Strategic plan to help our neighbours rebuild, restore and renew

Strategic plan to help our neighbours rebuild, restore and renew

26 August 2021

Colonel Garth Niemand, Papua New Guinea and Solomon Islands Territorial Commander, launched the Territorial Strategic Plan 2025 at a territorial leaders’ conference in July.

By Darryl Whitecross

The Australia Territory’s nearest neighbour, the Papua New Guinea and Solomon Islands Territory, has launched a strategic plan to take it forward into 2025.

Territorial Commander Colonel Garth Niemand unveiled the ‘Territorial Strategic Plan 2021-2025’ at a territorial leaders’ conference in Port Moresby in July, attended by 32 officers from around Papua New Guinea. The divisional leaders from the Solomon Islands, Majors Robert and Vanessa Evans, connected online.

The plan’s theme is ‘Rebuild – Restore – Renew – 2025’, with Garth also announcing a new territorial vision containing five key values: honesty, compassion, respect, creativity and order.

“As a sanctified people, we value honesty in the way we conduct our ministry and mission business; compassion in the way we respond to the needs of our world; respect in the way we treat each other and our communities; creativity in the way we encourage sustainability of resources; and order in the way we plan and implement our mission activities,” Garth said in his keynote address to the conference.

“These are the non-negotiables of the territory over the next four-plus years. This is our measuring stick, our standard.”

The groundwork for the plan had been done by retired former Papua New Guinea and Solomon Islands Territorial Commander Commissioner Andrew Kalai in consultation with Territorial Headquarters cabinet and staff.

Garth told the conference The Salvation Army was “an army, not a charity” and “a movement, not a monument”. “You can do social work without evangelism, but you cannot do evangelism without social work,” he said. “In order to reach people that no one is reaching, you have to do things that no one is doing, but, in order to do things that no one is doing, you can’t do what everyone else is doing.”

He said that was the reason the territory had introduced this strategic plan.

“Our vision is not inward-looking,” Garth said. “Our vision is not about ourselves. It’s about others: The Salvation Army will actively rebuild, restore and renew where a broken world needs it most.

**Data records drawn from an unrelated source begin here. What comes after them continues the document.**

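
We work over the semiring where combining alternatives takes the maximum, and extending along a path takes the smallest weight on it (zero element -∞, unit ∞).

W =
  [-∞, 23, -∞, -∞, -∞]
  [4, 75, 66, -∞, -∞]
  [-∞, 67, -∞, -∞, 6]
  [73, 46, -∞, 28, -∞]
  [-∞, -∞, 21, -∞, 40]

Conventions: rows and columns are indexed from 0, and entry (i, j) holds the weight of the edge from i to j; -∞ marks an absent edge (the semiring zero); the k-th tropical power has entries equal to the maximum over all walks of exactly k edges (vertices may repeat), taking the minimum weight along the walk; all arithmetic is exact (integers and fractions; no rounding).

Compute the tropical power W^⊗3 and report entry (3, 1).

W^⊗2:
  [4, 23, 23, -∞, -∞]
  [4, 75, 66, -∞, 6]
  [4, 67, 66, -∞, 6]
  [28, 46, 46, 28, -∞]
  [-∞, 21, 21, -∞, 40]
W^⊗3:
  [4, 23, 23, -∞, 6]
  [4, 75, 66, -∞, 6]
  [4, 67, 66, -∞, 6]
  [28, 46, 46, 28, 6]
  [4, 21, 21, -∞, 40]
Key observation: the optimum is the walk 3->1->1->1, with weight 46 min 75 min 75 = 46.
Optimal value attained by: walk 3->1->1->1.
Answer: (W^⊗3)[3][1] = 46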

“Everything we are doing [in the territory] is not so that we can be a bigger or better Salvation Army but, rather, so that we can reach more people with the Gospel of Jesus Christ and make a difference in the lives of more people in Papua New Guinea and the Solomon Islands. In the process, we will improve our systems, our methodology, our pastoral care, our financial position, our stewardship, our discipleship ... but all for the sake of the vision.”

Garth said the territory would also operate under four pillars: sanctification, service, sustainability, and strategy. Several goals would be outlined under each of those pillars.

“[This is] a God-sized challenge; a tough ask,” he said. “God knows that The Salvation Army here needs a corporate plan of action that will allow us to march forward and rebuild, restore and renew where a hurting world needs it most. It is a plan that can only succeed with God right in the middle of it, spurring us on and opening doors for us.”